Auf Grund der besonderen geschichtlichen Entwicklung werden von einzelnen Rechtsregeln einzelne beruflich gegliederte Gruppen von Arbeitnehmern besonders erfasst. So gelten für gewerbliche Arbeitnehmer (d. h. für Arbeitnehmer, die in einem der Gewerbeordnung unterfallenden Gewerbebetrieb als Gesellen, Gehilfen, Lehrlinge [Auszubildende], Betriebsbeamte, Werkmeister, Techniker, Fabrikarbeiter oder in ähnlicher Stellung beschäftigt sind) die §§ 105ff.
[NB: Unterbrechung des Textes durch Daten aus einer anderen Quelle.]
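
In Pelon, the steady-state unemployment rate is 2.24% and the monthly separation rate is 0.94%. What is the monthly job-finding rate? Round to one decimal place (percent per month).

Job-finding rate ≈ 41.0% per month.

From u* = s/(s+f): f = s·(1−u)/u.
f = 0.94 × (1 − 0.0224) / 0.0224 = 0.9189 / 0.0224 ≈ 41.0% per month.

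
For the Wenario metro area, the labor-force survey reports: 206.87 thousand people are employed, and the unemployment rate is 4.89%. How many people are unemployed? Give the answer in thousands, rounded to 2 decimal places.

Let U be the number unemployed. The labor force is E + U, and U/(E+U) = 0.0489.
So U = 0.0489 × 206.87 / (1 − 0.0489) = 10.1159 / 0.9511 ≈ 10.64 thousand.

About 10.64 thousand are unemployed.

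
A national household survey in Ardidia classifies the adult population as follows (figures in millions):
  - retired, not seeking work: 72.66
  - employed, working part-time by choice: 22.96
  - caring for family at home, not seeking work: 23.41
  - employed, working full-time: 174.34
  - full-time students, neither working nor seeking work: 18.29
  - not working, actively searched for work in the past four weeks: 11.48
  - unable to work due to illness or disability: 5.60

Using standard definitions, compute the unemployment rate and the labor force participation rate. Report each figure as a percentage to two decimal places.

Employed = 22.96 + 174.34 = 197.30 million.
Unemployed = 11.48 million.
Labor force = 197.30 + 11.48 = 208.78 million.
Not in labor force = 72.66 + 23.41 + 18.29 + 5.60 = 119.96 million (those not working and not actively searching are outside the labor force).
Civilian working-age population = 208.78 + 119.96 = 328.74 million.
Unemployment rate = 11.48 / 208.78 = 5.50%.
Labor force participation rate = 208.78 / 328.74 = 63.51%.

Unemployment rate ≈ 5.50%; labor force participation rate ≈ 63.51%.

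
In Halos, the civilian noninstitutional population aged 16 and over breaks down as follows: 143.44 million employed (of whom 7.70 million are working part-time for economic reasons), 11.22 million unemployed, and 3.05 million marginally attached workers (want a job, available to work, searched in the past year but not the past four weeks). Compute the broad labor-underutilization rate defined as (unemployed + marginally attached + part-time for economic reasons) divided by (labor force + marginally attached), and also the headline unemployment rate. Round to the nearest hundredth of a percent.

Broad underutilization rate ≈ 13.93%; headline unemployment rate ≈ 7.25%.

Labor force = 143.44 + 11.22 = 154.66 million.
Numerator = 11.22 + 3.05 + 7.70 = 21.97 million.
Denominator = 154.66 + 3.05 = 157.71 million.
Broad rate = 21.97 / 157.71 = 13.93%.
Headline unemployment rate = 11.22 / 154.66 = 7.25%.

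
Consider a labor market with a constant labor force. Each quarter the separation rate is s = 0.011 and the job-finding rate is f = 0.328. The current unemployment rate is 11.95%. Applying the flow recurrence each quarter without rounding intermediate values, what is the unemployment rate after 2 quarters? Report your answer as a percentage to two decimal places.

With a fixed labor force, u_{t+1} = u_t + s·(1−u_t) − f·u_t = u_t·(1−s−f) + s.
Here 1−s−f = 0.661 and s = 0.011.
u_1 = 0.119500 × 0.661 + 0.011 = 0.089990.
u_2 = 0.089990 × 0.661 + 0.011 = 0.070483.

Unemployment rate after two quarters ≈ 7.05%.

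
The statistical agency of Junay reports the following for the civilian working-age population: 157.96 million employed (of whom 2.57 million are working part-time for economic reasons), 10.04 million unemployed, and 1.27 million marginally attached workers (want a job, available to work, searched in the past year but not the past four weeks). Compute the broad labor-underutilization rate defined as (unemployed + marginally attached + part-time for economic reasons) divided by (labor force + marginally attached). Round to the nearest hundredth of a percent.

Labor force = 157.96 + 10.04 = 168.00 million.
Numerator = 10.04 + 1.27 + 2.57 = 13.88 million.
Denominator = 168.00 + 1.27 = 169.27 million.
Broad rate = 13.88 / 169.27 = 8.20%.

Broad underutilization rate ≈ 8.20%.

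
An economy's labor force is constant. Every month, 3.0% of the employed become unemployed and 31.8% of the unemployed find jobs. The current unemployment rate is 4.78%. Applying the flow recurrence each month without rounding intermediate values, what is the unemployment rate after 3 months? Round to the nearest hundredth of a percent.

Unemployment rate after three months ≈ 7.56%.

With a fixed labor force, u_{t+1} = u_t + s·(1−u_t) − f·u_t = u_t·(1−s−f) + s.
Here 1−s−f = 0.652 and s = 0.030.
u_1 = 0.047800 × 0.652 + 0.030 = 0.061166.
u_2 = 0.061166 × 0.652 + 0.030 = 0.069880.
u_3 = 0.069880 × 0.652 + 0.030 = 0.075562.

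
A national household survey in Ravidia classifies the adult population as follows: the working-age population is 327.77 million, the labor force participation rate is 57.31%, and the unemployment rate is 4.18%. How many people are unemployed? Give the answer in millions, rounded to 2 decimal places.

About 7.85 million are unemployed.

Labor force = 0.5731 × 327.77 = 187.84 million.
Unemployed = 0.0418 × 187.84 ≈ 7.85 million.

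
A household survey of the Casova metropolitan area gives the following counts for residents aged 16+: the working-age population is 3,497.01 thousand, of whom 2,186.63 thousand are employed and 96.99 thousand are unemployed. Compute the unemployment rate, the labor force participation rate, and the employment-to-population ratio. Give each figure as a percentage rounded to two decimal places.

Unemployment rate ≈ 4.25%; labor force participation rate ≈ 65.30%; employment-population ratio ≈ 62.53%.

Labor force = employed + unemployed = 2,186.63 + 96.99 = 2,283.62 thousand.
Unemployment rate = 96.99 / 2,283.62 = 4.25%.
Labor force participation rate = 2,283.62 / 3,497.01 = 65.30%.
Employment-population ratio = 2,186.63 / 3,497.01 = 62.53%.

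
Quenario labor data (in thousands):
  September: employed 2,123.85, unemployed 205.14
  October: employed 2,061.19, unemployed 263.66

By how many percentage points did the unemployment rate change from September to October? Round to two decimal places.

The unemployment rate changed by +2.53 percentage points.

September: labor force = 2,123.85 + 205.14 = 2,328.99; u = 205.14/2,328.99 = 8.81%.
October: labor force = 2,061.19 + 263.66 = 2,324.85; u = 263.66/2,324.85 = 11.34%.
Change = 11.34% − 8.81% = +2.53 pp.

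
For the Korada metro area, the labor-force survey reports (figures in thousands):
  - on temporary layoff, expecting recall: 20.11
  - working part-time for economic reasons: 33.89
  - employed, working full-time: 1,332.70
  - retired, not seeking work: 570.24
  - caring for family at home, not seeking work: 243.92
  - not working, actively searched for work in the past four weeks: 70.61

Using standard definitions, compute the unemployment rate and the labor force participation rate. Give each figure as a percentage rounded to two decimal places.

Unemployment rate ≈ 6.23%; labor force participation rate ≈ 64.16%.

Employed = 33.89 + 1,332.70 = 1,366.59 thousand (anyone who worked, including part-time for economic reasons, counts as employed).
Unemployed = 20.11 + 70.61 = 90.72 thousand (jobless and actively searching, or on temporary layoff).
Labor force = 1,366.59 + 90.72 = 1,457.31 thousand.
Not in labor force = 570.24 + 243.92 = 814.16 thousand (those not working and not actively searching are outside the labor force).
Civilian working-age population = 1,457.31 + 814.16 = 2,271.47 thousand.
Unemployment rate = 90.72 / 1,457.31 = 6.23%.
Labor force participation rate = 1,457.31 / 2,271.47 = 64.16%.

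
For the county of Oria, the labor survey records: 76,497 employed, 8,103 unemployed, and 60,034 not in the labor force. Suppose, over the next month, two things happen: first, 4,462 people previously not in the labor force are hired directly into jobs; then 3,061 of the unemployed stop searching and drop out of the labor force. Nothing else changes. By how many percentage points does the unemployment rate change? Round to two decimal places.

The unemployment rate changes by −3.72 percentage points.

Initially, labor force = 76,497 + 8,103 = 84,600, so u = 8,103/84,600 = 9.58%.
After the first change, employed and labor force both rise by 4,462; unemployed unchanged → E = 80,959, U = 8,103, labor force = 89,062.
After the second change, unemployed and labor force both fall by 3,061 → E = 80,959, U = 5,042, labor force = 86,001.
New unemployment rate = 5,042 / 86,001 = 5.86%.
Change = 5.86% − 9.58% = −3.72 percentage points.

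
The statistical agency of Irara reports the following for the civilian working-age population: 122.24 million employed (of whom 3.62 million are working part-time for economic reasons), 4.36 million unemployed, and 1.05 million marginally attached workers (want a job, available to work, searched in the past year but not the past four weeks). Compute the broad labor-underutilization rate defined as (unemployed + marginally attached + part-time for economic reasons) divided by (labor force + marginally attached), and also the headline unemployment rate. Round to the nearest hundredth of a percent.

Labor force = 122.24 + 4.36 = 126.60 million.
Numerator = 4.36 + 1.05 + 3.62 = 9.03 million.
Denominator = 126.60 + 1.05 = 127.65 million.
Broad rate = 9.03 / 127.65 = 7.07%.
Headline unemployment rate = 4.36 / 126.60 = 3.44%.

Broad underutilization rate ≈ 7.07%; headline unemployment rate ≈ 3.44%.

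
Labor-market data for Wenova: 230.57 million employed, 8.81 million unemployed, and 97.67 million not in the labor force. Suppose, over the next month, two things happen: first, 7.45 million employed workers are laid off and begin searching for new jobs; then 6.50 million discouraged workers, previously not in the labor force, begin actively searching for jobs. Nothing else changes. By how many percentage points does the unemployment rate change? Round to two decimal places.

The unemployment rate changes by +5.58 percentage points.

Initially, labor force = 230.57 + 8.81 = 239.38 million, so u = 8.81/239.38 = 3.68%.
After the first change, employed falls and unemployed rises by 7.45; labor force unchanged → E = 223.12, U = 16.26, labor force = 239.38 million.
After the second change, unemployed and labor force both rise by 6.50 → E = 223.12, U = 22.76, labor force = 245.88 million.
New unemployment rate = 22.76 / 245.88 = 9.26%.
Change = 9.26% − 3.68% = +5.58 percentage points.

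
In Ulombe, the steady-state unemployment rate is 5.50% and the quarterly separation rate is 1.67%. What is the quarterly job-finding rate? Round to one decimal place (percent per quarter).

Job-finding rate ≈ 28.7% per quarter.

From u* = s/(s+f): f = s·(1−u)/u.
f = 1.67 × (1 − 0.0550) / 0.0550 = 1.5781 / 0.0550 ≈ 28.7% per quarter.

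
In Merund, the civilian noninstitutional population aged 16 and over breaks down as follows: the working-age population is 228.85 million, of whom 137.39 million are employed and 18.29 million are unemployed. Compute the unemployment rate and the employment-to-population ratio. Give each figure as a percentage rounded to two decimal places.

Labor force = employed + unemployed = 137.39 + 18.29 = 155.68 million.
Unemployment rate = 18.29 / 155.68 = 11.75%.
Employment-population ratio = 137.39 / 228.85 = 60.03%.

Unemployment rate ≈ 11.75%; employment-population ratio ≈ 60.03%.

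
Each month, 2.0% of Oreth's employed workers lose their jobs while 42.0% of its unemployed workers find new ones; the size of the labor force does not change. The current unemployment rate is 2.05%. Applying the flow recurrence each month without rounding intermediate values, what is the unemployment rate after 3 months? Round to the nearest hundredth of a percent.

With a fixed labor force, u_{t+1} = u_t + s·(1−u_t) − f·u_t = u_t·(1−s−f) + s.
Here 1−s−f = 0.560 and s = 0.020.
u_1 = 0.020500 × 0.560 + 0.020 = 0.031480.
u_2 = 0.031480 × 0.560 + 0.020 = 0.037629.
u_3 = 0.037629 × 0.560 + 0.020 = 0.041072.

Unemployment rate after three months ≈ 4.11%.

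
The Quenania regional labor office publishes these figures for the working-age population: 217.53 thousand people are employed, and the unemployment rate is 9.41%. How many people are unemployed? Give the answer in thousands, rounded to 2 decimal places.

Let U be the number unemployed. The labor force is E + U, and U/(E+U) = 0.0941.
So U = 0.0941 × 217.53 / (1 − 0.0941) = 20.4696 / 0.9059 ≈ 22.60 thousand.

About 22.60 thousand are unemployed.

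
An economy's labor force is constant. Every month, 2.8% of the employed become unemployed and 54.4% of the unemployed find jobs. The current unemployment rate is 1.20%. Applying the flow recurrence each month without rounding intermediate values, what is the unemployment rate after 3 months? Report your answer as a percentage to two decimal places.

With a fixed labor force, u_{t+1} = u_t + s·(1−u_t) − f·u_t = u_t·(1−s−f) + s.
Here 1−s−f = 0.428 and s = 0.028.
u_1 = 0.012000 × 0.428 + 0.028 = 0.033136.
u_2 = 0.033136 × 0.428 + 0.028 = 0.042182.
u_3 = 0.042182 × 0.428 + 0.028 = 0.046054.

Unemployment rate after three months ≈ 4.61%.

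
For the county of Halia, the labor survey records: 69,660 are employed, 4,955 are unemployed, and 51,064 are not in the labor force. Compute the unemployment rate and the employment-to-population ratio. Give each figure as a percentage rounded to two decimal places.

Unemployment rate ≈ 6.64%; employment-population ratio ≈ 55.43%.

Labor force = employed + unemployed = 69,660 + 4,955 = 74,615.
Working-age population = 74,615 + 51,064 = 125,679.
Unemployment rate = 4,955 / 74,615 = 6.64%.
Employment-population ratio = 69,660 / 125,679 = 55.43%.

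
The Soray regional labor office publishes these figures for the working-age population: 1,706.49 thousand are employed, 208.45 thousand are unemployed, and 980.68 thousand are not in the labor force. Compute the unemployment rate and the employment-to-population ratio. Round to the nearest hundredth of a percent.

Labor force = employed + unemployed = 1,706.49 + 208.45 = 1,914.94 thousand.
Working-age population = 1,914.94 + 980.68 = 2,895.62 thousand.
Unemployment rate = 208.45 / 1,914.94 = 10.89%.
Employment-population ratio = 1,706.49 / 2,895.62 = 58.93%.

Unemployment rate ≈ 10.89%; employment-population ratio ≈ 58.93%.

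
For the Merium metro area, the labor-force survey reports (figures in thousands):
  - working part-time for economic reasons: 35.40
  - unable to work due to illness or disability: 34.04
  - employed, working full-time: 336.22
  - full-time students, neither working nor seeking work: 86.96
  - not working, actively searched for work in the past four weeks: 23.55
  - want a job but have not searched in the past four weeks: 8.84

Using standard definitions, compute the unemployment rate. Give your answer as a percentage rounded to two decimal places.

Employed = 35.40 + 336.22 = 371.62 thousand (anyone who worked, including part-time for economic reasons, counts as employed).
Unemployed = 23.55 thousand.
Labor force = 371.62 + 23.55 = 395.17 thousand.
Unemployment rate = 23.55 / 395.17 = 5.96%.

Unemployment rate ≈ 5.96%.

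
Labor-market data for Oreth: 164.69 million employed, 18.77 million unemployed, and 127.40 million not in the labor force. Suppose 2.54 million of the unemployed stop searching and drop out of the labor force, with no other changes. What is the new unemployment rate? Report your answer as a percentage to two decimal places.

Initially, labor force = 164.69 + 18.77 = 183.46 million, so u = 18.77/183.46 = 10.23%.
After the change, unemployed and labor force both fall by 2.54 → E = 164.69, U = 16.23, labor force = 180.92 million.
New unemployment rate = 16.23 / 180.92 = 8.97%.

New unemployment rate ≈ 8.97%.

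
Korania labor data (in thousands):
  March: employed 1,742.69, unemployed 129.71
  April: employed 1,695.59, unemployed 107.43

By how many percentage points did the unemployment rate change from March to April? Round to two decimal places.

The unemployment rate changed by −0.97 percentage points.

March: labor force = 1,742.69 + 129.71 = 1,872.40; u = 129.71/1,872.40 = 6.93%.
April: labor force = 1,695.59 + 107.43 = 1,803.02; u = 107.43/1,803.02 = 5.96%.
Change = 5.96% − 6.93% = −0.97 pp.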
GewO und für kaufmännische Angestellte (d. h. für Arbeitnehmer, die in einem Handelsgewerbe zur Leistung kaufmännischer Dienste angestellt sind) die §§ 59ff. HGB (sowie für Arbeitnehmer des öffentlichen Dienstes besondere Tarifvertragsrechte [Bundes-Angestellten-Tarifvertrag, Mantel-Tarifvertrag für Arbeiter des Bundes, Mantel-Tarifvertrag für Arbeiter der Länder, Bundes-Mantel-Tarifvertrag für Arbeiter der Gemeinden]). Für alle anderen Arbeitnehmer ist im Allgemeinen das Dienstvertragsrecht des Bürgerlichen Gesetzbuchs (§§ 611 BGB) maßgebend, das aber an einzelnen Stellen für den Arbeitsvertrag nicht oder nur beschränkt gelten kann.

II. Entstehung

Das Arbeitsverhältnis entsteht durch Rechtsgeschäft. Sein Abschluss bedarf, da es auf beiden Seiten nicht lediglich einen rechtlichen Vorteil bewirkt, der Geschäftsfähigkeit der Beteiligten. Allerdings ist nach § 113 I BGB ein Minderjähriger unter den dort genannten Voraussetzungen für solche Rechtsgeschäfte unbeschränkt geschäftsfähig (Arbeitsmündigkeit), welche die Eingehung oder Aufhebung eines (Dienstverhältnisses oder eines) Arbeitsverhältnisses der gestatteten Art oder die Erfüllung der sich aus einem solchen Arbeitsverhältnis ergebenden Pflichten betreffen.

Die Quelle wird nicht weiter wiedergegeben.